The enduring impression of this season is a portrait of a fucked-up world where it's all too easy for the bad to get traction and dig in its heels, and all too difficult for anything good to try to root it out. This is apparent in even the smallest details. The minimal budgets and filthy sub-basements of the Baltimore police are contrasted against the high-tech modernism of the FBI (who, post-9/11, only get interested in a crime if it can somehow be traced back to Bin Laden) when McNulty goes to visit an agent there, but the point is driven home again in a later scene when he meets the agent in a parking lot. The agent drives up in a shiny new car and automatically rolls down the windows, while McNulty has to lean over and laboriously crank his own window open. It's a subtle and subtly funny
mise en scène gag that reinforces just how limited the local institutions are in their ability to do anything large-scale and important.
That's an indication of just how rich this series is. Its thematic focus is very intense, and it's an almost unrelentingly grim depiction of societal malaise, but it still crackles with vitality, humor and intelligence that leaven what could otherwise have been an oppressive atmosphere. The show is consistently entertaining, with witty, slang-splattered dialogue and subtly grimy images of its sprawling urban warzone.
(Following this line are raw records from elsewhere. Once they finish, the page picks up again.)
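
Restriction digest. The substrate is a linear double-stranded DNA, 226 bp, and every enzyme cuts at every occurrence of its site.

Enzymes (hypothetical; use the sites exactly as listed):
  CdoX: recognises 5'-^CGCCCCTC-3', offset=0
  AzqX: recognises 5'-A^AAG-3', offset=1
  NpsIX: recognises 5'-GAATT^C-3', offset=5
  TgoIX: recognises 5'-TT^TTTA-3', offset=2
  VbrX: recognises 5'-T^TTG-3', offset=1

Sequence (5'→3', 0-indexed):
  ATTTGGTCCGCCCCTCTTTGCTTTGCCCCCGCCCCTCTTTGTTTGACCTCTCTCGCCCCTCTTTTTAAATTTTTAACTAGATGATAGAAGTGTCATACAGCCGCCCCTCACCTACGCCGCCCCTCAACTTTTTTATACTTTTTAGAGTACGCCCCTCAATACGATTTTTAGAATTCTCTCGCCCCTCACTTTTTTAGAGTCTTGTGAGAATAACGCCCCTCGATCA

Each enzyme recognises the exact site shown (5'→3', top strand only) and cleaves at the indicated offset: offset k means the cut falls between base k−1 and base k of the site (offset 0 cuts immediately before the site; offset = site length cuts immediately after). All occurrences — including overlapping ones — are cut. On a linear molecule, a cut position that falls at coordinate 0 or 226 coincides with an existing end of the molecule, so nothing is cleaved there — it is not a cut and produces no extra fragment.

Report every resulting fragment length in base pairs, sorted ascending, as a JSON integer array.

[2,4,4,5,6,7,8,9,9,9,9,9,10,11,13,13,14,16,17,21,30]

Scan for sites:
  CdoX (CGCCCCTC, off=0): starts [8, 29, 53, 101, 117, 149, 179, 213] → cuts [8, 29, 53, 101, 117, 149, 179, 213]
  AzqX (AAAG, off=1): no sites
  NpsIX (GAATTC, off=5): starts [170] → cuts [175]
  TgoIX (TTTTTA, off=2): starts [61, 69, 129, 138, 164, 190] → cuts [63, 71, 131, 140, 166, 192]
  VbrX (TTTG, off=1): starts [1, 16, 21, 37, 41] → cuts [2, 17, 22, 38, 42]

All cut coordinates (distinct, sorted): [2, 8, 17, 22, 29, 38, 42, 53, 63, 71, 101, 117, 131, 140, 149, 166, 175, 179, 192, 213]

Fragments:
  [0,2): 2 bp
  [2,8): 6 bp
  [8,17): 9 bp
  [17,22): 5 bp
  [22,29): 7 bp
  [29,38): 9 bp
  [38,42): 4 bp
  [42,53): 11 bp
  [53,63): 10 bp
  [63,71): 8 bp
  [71,101): 30 bp
  [101,117): 16 bp
  [117,131): 14 bp
  [131,140): 9 bp
  [140,149): 9 bp
  [149,166): 17 bp
  [166,175): 9 bp
  [175,179): 4 bp
  [179,192): 13 bp
  [192,213): 21 bp
  [213,226): 13 bp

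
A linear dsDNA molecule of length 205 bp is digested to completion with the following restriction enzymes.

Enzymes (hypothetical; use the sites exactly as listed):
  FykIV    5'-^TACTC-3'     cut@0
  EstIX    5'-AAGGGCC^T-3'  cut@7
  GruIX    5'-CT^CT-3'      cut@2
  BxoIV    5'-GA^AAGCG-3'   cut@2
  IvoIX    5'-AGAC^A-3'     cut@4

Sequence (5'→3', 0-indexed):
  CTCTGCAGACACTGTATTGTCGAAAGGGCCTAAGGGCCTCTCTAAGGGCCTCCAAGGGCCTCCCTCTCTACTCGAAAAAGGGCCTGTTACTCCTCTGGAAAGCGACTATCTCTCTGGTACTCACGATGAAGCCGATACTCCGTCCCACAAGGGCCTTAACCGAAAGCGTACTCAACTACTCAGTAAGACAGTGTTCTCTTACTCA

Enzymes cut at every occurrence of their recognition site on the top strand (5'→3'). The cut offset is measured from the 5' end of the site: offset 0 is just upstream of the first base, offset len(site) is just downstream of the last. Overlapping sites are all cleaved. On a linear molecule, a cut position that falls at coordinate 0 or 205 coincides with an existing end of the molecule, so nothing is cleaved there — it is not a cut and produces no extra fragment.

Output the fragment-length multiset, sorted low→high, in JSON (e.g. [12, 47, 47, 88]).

[1,1,2,2,2,2,2,3,4,5,5,5,6,7,8,8,8,8,8,9,10,12,13,16,18,20,20]

Scan for sites:
  FykIV TACTC/0: at [68, 87, 117, 135, 168, 176, 199] ⇒ [68, 87, 117, 135, 168, 176, 199]
  EstIX AAGGGCCT/7: at [23, 31, 43, 53, 77, 148] ⇒ [30, 38, 50, 60, 84, 155]
  GruIX CTCT/2: at [0, 37, 39, 63, 65, 92, 109, 111, 195] ⇒ [2, 39, 41, 65, 67, 94, 111, 113, 197]
  BxoIV GAAAGCG/2: at [97, 161] ⇒ [99, 163]
  IvoIX AGACA/4: at [6, 185] ⇒ [10, 189]

Pooled cuts: [2, 10, 30, 38, 39, 41, 50, 60, 65, 67, 68, 84, 87, 94, 99, 111, 113, 117, 135, 155, 163, 168, 176, 189, 197, 199]

Fragments:
  [0,2): 2 bp
  [2,10): 8 bp
  [10,30): 20 bp
  [30,38): 8 bp
  [38,39): 1 bp
  [39,41): 2 bp
  [41,50): 9 bp
  [50,60): 10 bp
  [60,65): 5 bp
  [65,67): 2 bp
  [67,68): 1 bp
  [68,84): 16 bp
  [84,87): 3 bp
  [87,94): 7 bp
  [94,99): 5 bp
  [99,111): 12 bp
  [111,113): 2 bp
  [113,117): 4 bp
  [117,135): 18 bp
  [135,155): 20 bp
  [155,163): 8 bp
  [163,168): 5 bp
  [168,176): 8 bp
  [176,189): 13 bp
  [189,197): 8 bp
  [197,199): 2 bp
  [199,205): 6 bp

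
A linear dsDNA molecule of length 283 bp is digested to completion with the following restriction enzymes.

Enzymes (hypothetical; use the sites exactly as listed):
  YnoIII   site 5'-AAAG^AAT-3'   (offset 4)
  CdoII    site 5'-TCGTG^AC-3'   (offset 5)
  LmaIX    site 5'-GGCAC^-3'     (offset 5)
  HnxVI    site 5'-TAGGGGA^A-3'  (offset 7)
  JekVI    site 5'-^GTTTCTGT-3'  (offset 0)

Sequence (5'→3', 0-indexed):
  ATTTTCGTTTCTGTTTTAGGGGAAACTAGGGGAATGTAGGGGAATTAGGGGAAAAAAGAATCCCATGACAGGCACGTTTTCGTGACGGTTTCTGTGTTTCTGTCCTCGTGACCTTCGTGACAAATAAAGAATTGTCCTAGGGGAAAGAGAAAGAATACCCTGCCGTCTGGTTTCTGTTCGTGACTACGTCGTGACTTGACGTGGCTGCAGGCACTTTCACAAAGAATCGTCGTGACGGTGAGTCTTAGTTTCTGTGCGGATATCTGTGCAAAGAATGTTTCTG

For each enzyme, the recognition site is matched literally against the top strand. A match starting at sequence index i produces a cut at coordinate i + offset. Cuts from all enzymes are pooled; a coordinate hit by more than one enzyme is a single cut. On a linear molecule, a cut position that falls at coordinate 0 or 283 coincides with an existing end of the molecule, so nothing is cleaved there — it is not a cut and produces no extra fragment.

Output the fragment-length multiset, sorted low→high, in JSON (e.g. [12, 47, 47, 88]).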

Even the seemingly "small" characters who weave sporadically through the background crackle with life and wit — like a corpulent desk sergeant who can't seem to resist laughing with every line he says, no matter what he's talking about, but who shows some startling fortitude and intelligence when it comes to getting his hands dirty with policework. Simon's sprawling drug epic is equally brilliant whether one considers its big picture depiction of a society trapped in a self-renewing downward spiral, or its more intimate character stories.